Sobre a possibilidade de o caso ganhar mais celeridade diante da provocação formal do Ministério Público, o presidente da Câmara disse acreditar que sim. “Claro, com certeza. A comissão vai absorver esses fatos aqui da casa e posteriormente vai tomar as medidas cabíveis”, declarou.

A manifestação ocorre em meio a questionamentos sobre a ausência de acionamento da Comissão de Ética em outros episódios registrados nesta legislatura, inclusive envolvendo diferentes parlamentares.


Entenda o caso

No dia 13 de março, o Ministério Público instaurou procedimento para investigar a conduta do vereador Luiz Carlos de Ipoema. Entre as medidas determinadas está o envio de ofício à Câmara de Itabira para que informe se existe Comissão de Ética e Decoro Parlamentar e avalie a abertura de procedimento disciplinar.

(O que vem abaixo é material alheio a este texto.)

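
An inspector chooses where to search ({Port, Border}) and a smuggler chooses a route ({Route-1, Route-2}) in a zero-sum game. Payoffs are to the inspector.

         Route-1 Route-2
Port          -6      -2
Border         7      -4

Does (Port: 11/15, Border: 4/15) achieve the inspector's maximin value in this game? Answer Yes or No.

Yes

Against Route-1 this mix gives (11/15)·(-6) + (4/15)·7 = -38/15.
Against Route-2 this mix gives (11/15)·(-2) + (4/15)·(-4) = -38/15.
All of the smuggler's active replies (Route-1, Route-2) yield -38/15, and no column does worse for the inspector. The mix makes the smuggler indifferent and guarantees -38/15, so it is optimal.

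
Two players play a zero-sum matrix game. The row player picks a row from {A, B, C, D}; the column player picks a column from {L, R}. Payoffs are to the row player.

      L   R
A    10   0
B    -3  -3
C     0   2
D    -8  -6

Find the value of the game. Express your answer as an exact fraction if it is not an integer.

5/3

Row minima: A → 0, B → -3, C → 0, D → -8; maximin = 0.
Column maxima: L → 10, R → 2; minimax = 2.
0 ≠ 2, so there is no saddle point; optimal play is mixed.
B is strictly dominated by A, so the row player never plays it.
D is strictly dominated by A, so the row player never plays it.
On the remaining 2×2 (A, C vs L, R):
Let the row player play A with probability p. Expected payoff against L: 10p + 0(1−p) = 10p; against R: 0p + 2(1−p) = −2p + 2.
Setting these equal: 10p = −2p + 2 ⇒ 12p = 2 ⇒ p = 1/6, and the value is (10)·(1/6) = 5/3.
For the column player: with q = P(L), equating A's and C's payoffs gives 10q = −2q + 2 ⇒ q = 1/6.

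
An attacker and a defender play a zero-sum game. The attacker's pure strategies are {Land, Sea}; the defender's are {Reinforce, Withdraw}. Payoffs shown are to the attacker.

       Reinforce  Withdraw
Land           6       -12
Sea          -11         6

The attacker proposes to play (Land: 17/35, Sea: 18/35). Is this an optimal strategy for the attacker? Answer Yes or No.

Against Reinforce this mix gives (17/35)·6 + (18/35)·(-11) = -96/35.
Against Withdraw this mix gives (17/35)·(-12) + (18/35)·6 = -96/35.
All of the defender's active replies (Reinforce, Withdraw) yield -96/35, and no column does worse for the attacker. The mix makes the defender indifferent and guarantees -96/35, so it is optimal.

Yes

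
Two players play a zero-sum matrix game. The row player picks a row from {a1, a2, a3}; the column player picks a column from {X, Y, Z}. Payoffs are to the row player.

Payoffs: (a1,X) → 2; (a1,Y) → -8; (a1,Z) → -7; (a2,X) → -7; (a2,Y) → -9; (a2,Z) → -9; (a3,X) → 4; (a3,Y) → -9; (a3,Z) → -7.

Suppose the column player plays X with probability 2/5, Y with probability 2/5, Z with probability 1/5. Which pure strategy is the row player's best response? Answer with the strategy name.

a3

Expected payoff of a1: (2/5)·2 + (2/5)·(-8) + (1/5)·(-7) = -19/5.
Expected payoff of a2: (2/5)·(-7) + (2/5)·(-9) + (1/5)·(-9) = -41/5.
Expected payoff of a3: (2/5)·4 + (2/5)·(-9) + (1/5)·(-7) = -17/5.
The largest is -17/5, so the row player's best response is a3.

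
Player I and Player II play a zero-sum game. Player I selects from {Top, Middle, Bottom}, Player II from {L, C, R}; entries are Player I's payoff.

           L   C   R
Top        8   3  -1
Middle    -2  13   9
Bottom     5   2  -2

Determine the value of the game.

7/2

Row minima: Top → -1, Middle → -2, Bottom → -2; maximin = -1.
Column maxima: L → 8, C → 13, R → 9; minimax = 8.
-1 ≠ 8, so there is no saddle point; optimal play is mixed.
Bottom is strictly dominated by Top, so Player I never plays it.
C is strictly dominated by R (it gives Player I strictly more in every row), so Player II never plays it.
On the remaining 2×2 (Top, Middle vs L, R):
Let Player I play Top with probability p. Expected payoff against L: 8p + (-2)(1−p) = 10p − 2; against R: (-1)p + 9(1−p) = −10p + 9.
Setting these equal: 10p − 2 = −10p + 9 ⇒ 20p = 11 ⇒ p = 11/20, and the value is (10)·(11/20) − 2 = 7/2.
For Player II: with q = P(L), equating Top's and Middle's payoffs gives 9q − 1 = −11q + 9 ⇒ q = 1/2.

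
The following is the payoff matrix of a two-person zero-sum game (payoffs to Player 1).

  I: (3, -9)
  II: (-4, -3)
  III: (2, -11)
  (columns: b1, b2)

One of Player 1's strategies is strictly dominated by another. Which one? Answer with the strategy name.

I gives a strictly higher payoff than III against every column: 3 > 2, -9 > -11.
So III is strictly dominated and Player 1 never plays it.

III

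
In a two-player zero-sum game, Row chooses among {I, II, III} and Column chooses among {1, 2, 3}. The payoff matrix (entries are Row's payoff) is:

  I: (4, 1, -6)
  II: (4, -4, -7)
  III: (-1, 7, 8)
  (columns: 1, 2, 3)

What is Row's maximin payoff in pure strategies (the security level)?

-1

Row minima: I → -6, II → -7, III → -1.
The best of these is -1.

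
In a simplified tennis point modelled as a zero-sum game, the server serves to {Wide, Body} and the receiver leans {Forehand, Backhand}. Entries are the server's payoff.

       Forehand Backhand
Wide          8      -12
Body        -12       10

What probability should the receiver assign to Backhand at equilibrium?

Row minima: Wide → -12, Body → -12; maximin = -12.
Column maxima: Forehand → 8, Backhand → 10; minimax = 8.
-12 ≠ 8, so there is no saddle point; optimal play is mixed.
Let the server play Wide with probability p. Expected payoff against Forehand: 8p + (-12)(1−p) = 20p − 12; against Backhand: (-12)p + 10(1−p) = −22p + 10.
Setting these equal: 20p − 12 = −22p + 10 ⇒ 42p = 22 ⇒ p = 11/21, and the value is (20)·(11/21) − 12 = -32/21.
For the receiver: with q = P(Forehand), equating Wide's and Body's payoffs gives 20q − 12 = −22q + 10 ⇒ q = 11/21.

10/21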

Caso o processo seja instaurado no âmbito do Legislativo, deverão ser ouvidas as servidoras denunciantes, testemunhas e outros envolvidos. O prazo inicial fixado pelo Ministério Público para retorno das diligências é de 90 dias, quando haverá nova análise dos elementos reunidos.

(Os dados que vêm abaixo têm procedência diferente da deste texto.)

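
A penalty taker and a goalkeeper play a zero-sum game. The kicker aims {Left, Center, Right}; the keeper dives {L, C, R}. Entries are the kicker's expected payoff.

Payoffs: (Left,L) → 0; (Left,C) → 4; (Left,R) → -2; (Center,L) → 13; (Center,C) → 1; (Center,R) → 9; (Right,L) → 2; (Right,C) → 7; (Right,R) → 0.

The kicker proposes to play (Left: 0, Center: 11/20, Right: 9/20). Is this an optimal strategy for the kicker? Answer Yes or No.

Against L this mix gives (11/20)·13 + (9/20)·2 = 161/20.
Against C this mix gives (11/20)·1 + (9/20)·7 = 37/10.
Against R this mix gives (11/20)·9 + (9/20)·0 = 99/20.
The keeper will play C, holding the kicker to 37/10. Shifting weight toward the row that does better against C would raise this floor (the equalizing mix achieves 21/5 against both C and R), so the proposed strategy is not optimal.

No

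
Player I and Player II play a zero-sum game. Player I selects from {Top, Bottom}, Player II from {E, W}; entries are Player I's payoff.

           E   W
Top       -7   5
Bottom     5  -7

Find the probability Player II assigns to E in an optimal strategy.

Row minima: Top → -7, Bottom → -7; maximin = -7.
Column maxima: E → 5, W → 5; minimax = 5.
-7 ≠ 5, so there is no saddle point; optimal play is mixed.
Let Player I play Top with probability p. Expected payoff against E: (-7)p + 5(1−p) = −12p + 5; against W: 5p + (-7)(1−p) = 12p − 7.
Setting these equal: −12p + 5 = 12p − 7 ⇒ −24p = -12 ⇒ p = 1/2, and the value is (-12)·(1/2) + 5 = -1.
For Player II: with q = P(E), equating Top's and Bottom's payoffs gives −12q + 5 = 12q − 7 ⇒ q = 1/2.

1/2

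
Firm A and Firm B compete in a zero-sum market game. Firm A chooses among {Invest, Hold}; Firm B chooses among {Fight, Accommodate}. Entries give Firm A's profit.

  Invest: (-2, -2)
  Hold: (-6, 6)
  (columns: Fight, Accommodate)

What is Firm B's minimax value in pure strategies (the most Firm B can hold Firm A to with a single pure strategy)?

-2

Column maxima: Fight → -2, Accommodate → 6.
The smallest of these is -2.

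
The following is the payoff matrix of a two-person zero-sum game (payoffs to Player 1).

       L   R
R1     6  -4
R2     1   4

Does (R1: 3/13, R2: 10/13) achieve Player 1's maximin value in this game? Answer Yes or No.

Against L this mix gives (3/13)·6 + (10/13)·1 = 28/13.
Against R this mix gives (3/13)·(-4) + (10/13)·4 = 28/13.
All of Player 2's active replies (L, R) yield 28/13, and no column does worse for Player 1. The mix makes Player 2 indifferent and guarantees 28/13, so it is optimal.

Yes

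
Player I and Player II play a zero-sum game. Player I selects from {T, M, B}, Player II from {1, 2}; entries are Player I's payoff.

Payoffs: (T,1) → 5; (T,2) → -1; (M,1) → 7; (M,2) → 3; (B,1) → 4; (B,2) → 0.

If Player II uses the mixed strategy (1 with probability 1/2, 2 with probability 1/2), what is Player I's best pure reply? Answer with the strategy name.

Expected payoff of T: (1/2)·5 + (1/2)·(-1) = 2.
Expected payoff of M: (1/2)·7 + (1/2)·3 = 5.
Expected payoff of B: (1/2)·4 + (1/2)·0 = 2.
The largest is 5, so Player I's best response is M.

M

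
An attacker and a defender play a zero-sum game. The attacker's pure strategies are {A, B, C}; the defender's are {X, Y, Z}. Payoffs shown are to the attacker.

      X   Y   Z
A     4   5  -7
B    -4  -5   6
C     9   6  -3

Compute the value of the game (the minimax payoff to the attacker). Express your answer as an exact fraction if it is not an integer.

Row minima: A → -7, B → -5, C → -3; maximin = -3.
Column maxima: X → 9, Y → 6, Z → 6; minimax = 6.
-3 ≠ 6, so there is no saddle point; optimal play is mixed.
A is strictly dominated by C, so the attacker never plays it.
With A eliminated, X is strictly dominated by Y (it gives the attacker strictly more in every remaining row), so the defender never plays it.
On the remaining 2×2 (B, C vs Y, Z):
Let the attacker play B with probability p. Expected payoff against Y: (-5)p + 6(1−p) = −11p + 6; against Z: 6p + (-3)(1−p) = 9p − 3.
Setting these equal: −11p + 6 = 9p − 3 ⇒ −20p = -9 ⇒ p = 9/20, and the value is (-11)·(9/20) + 6 = 21/20.
For the defender: with q = P(Y), equating B's and C's payoffs gives −11q + 6 = 9q − 3 ⇒ q = 9/20.

21/20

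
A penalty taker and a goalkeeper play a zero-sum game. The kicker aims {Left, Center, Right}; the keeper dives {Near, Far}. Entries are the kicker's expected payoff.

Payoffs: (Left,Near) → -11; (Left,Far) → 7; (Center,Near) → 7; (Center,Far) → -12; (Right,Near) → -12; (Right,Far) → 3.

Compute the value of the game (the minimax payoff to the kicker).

-83/37

Row minima: Left → -11, Center → -12, Right → -12; maximin = -11.
Column maxima: Near → 7, Far → 7; minimax = 7.
-11 ≠ 7, so there is no saddle point; optimal play is mixed.
Right is strictly dominated by Left, so the kicker never plays it.
On the remaining 2×2 (Left, Center vs Near, Far):
Let the kicker play Left with probability p. Expected payoff against Near: (-11)p + 7(1−p) = −18p + 7; against Far: 7p + (-12)(1−p) = 19p − 12.
Setting these equal: −18p + 7 = 19p − 12 ⇒ −37p = -19 ⇒ p = 19/37, and the value is (-18)·(19/37) + 7 = -83/37.
For the keeper: with q = P(Near), equating Left's and Center's payoffs gives −18q + 7 = 19q − 12 ⇒ q = 19/37.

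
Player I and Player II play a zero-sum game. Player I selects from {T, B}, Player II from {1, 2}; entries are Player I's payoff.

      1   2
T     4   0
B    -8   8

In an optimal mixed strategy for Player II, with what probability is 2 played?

Row minima: T → 0, B → -8; maximin = 0.
Column maxima: 1 → 4, 2 → 8; minimax = 4.
0 ≠ 4, so there is no saddle point; optimal play is mixed.
Let Player I play T with probability p. Expected payoff against 1: 4p + (-8)(1−p) = 12p − 8; against 2: 0p + 8(1−p) = −8p + 8.
Setting these equal: 12p − 8 = −8p + 8 ⇒ 20p = 16 ⇒ p = 4/5, and the value is (12)·(4/5) − 8 = 8/5.
For Player II: with q = P(1), equating T's and B's payoffs gives 4q = −16q + 8 ⇒ q = 2/5.

3/5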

A investigação reúne quatro episódios registrados em boletins de ocorrência e denúncias formais, envolvendo unidades de saúde e outros serviços públicos do município.

Caso 1

O primeiro caso ocorreu em 24 de setembro de 2025, em Ipoema, quando o vereador teria abordado publicamente a servidora Priscila Ribeiro Oliveira em seu local de trabalho, acusando-a de abandono de função e de receber salário sem cumprir a jornada. Segundo o Ministério Público, ele teria feito filmagens sem consentimento e publicado posteriormente vídeo editado nas redes sociais, sem incluir manifestações de pacientes que saíram em defesa da profissional.

Caso 2

O segundo episódio, datado de maio de 2025, envolve a enfermeira Fernanda Maria Santos Ferreira. Conforme a apuração, a profissional realizava visita domiciliar com um acadêmico de medicina, dentro das diretrizes do SUS, quando passou a ser alvo de acusações nas redes sociais de que estaria utilizando pacientes como “cobaias”. O Ministério Público aponta que o vereador reforçou publicamente as críticas sem ouvir a versão da servidora.

Caso 3

Já o terceiro caso aconteceu em 8 de setembro de 2025 e diz respeito ao Hospital Nossa Senhora das Dores (HNSD). De acordo com o despacho, o vereador compareceu à unidade após ser acionado por uma paciente insatisfeita e gravou vídeo expondo queixas sobre o atendimento, além de mostrar condições da estrutura física e de higiene do hospital.

Caso 4

O quarto episódio ocorreu em 7 de maio de 2025, no Centro de Reabilitação de Saúde de Itabira. Segundo relatos de servidoras, o vereador tentou fiscalizar o setor de hidroterapia sem seguir os procedimentos administrativos exigidos. Diante da negativa de acesso imediato, a assessora do parlamentar teria iniciado filmagens, mesmo após pedido para interromper a gravação.

Na avaliação do Ministério Público, a fiscalização parlamentar possui limites legais e não autoriza a realização de diligências pessoais, filmagens vexatórias ou acusações fora dos canais institucionais. O despacho aponta que as condutas podem configurar infração político-administrativa e quebra de decoro parlamentar, além de citar possíveis indícios de abuso de autoridade, constrangimento ilegal, desacato e até improbidade administrativa.

O Regimento Interno da Câmara de Itabira prevê sanções em casos de abuso das prerrogativas do mandato, uso do cargo para proveito pessoal e conduta incompatível com a dignidade do Poder Legislativo.